WHAT’S BEING CLAIMED:
- A photograph of clouds over Smith Mountain in Virginia is making the rounds on the internet this week because it looks like a painting.
- The mesmerizing image of the rare wave-like clouds was uploaded Tuesday by Amy Christie Hunter to the Smith Mountain Lake Picture Group, a page where people’s “adventures” and explorations in the region are being posted.
- According to Earthsky.org, the spectacular cloud formation is actually called a Kelvin-Helmholtz cloud, named after two scientists — Lord Kelvin and Hermann von Helmholtz — who studied the physics behind the atmospheric instability that led to the type of cloud pattern.
Amy Christie Hunter was looking up at the overcast sky over Smith Mountain in Virginia when she saw something that looked like a surreal painting. A mesmerizing cloud formation that looked like rolling waves tumbling across the sky. The clouds formed such perfect crests as if the sea had been transferred to the sky.
According to the website, the clouds are Kelvin-Helmholtz waves.

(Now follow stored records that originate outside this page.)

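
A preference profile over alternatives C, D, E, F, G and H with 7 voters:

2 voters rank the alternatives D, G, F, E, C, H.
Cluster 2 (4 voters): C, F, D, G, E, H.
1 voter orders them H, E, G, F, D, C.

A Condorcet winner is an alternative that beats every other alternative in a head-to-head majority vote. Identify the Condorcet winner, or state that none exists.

C

Pairwise majorities:
C vs D: 4 to 3, C.
C vs E: C preferred on 4 ballots; C wins 4–3.
C vs F: 4 for C, 3 for F — C by 4–3.
C vs G: C is ranked higher on 4 ballots, G on 3. C wins 4–3.
C vs H: 2+4 = 6 for C, 1 for H — C by 6–1.
D vs E: D is ranked higher on 2+4 = 6 ballots, E on 1. D wins 6–1.
D vs F: 2 for D, 5 for F — F by 5–2.
D vs G: 2+4 = 6 for D, 1 for G — D by 6–1.
D vs H: D preferred on 2+4 = 6 ballots; D wins 6–1.
E vs F: 1 for E, 6 for F — F by 6–1.
E vs G: 1 for E, 6 for G — G by 6–1.
E vs H: 2+4 = 6 for E, 1 for H — E by 6–1.
F vs G: 4 to 3, F.
F vs H: F preferred on 2+4 = 6 ballots; F wins 6–1.
G vs H: G preferred on 2+4 = 6 ballots; G wins 6–1.
C defeats every rival head-to-head and is the Condorcet winner.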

They usually form on windy days when there is a velocity difference across the interface between two fluids, such as wind blowing over water, EarthSky.org explains.
” You’ll often see the characteristic wave structure in this type of cloud when two different layers of air in our atmosphere are moving at different speeds,” the website states. “The upper layers of air are moving at higher speeds and will often scoop the top of the cloud layer into these wave-like rolling structures.”
The breath-taking cloud formation is called a Kelvin-Helmholtz cloud, named after two scientists — Lord Kelvin and Hermann von Helmholtz — who studied the physics behind the atmospheric instability that led to the type of cloud pattern.
These wave-like clouds have been gracing the skies for centuries that EarthSky suggests that they have inspired Van Gogh’s “Starry Night.”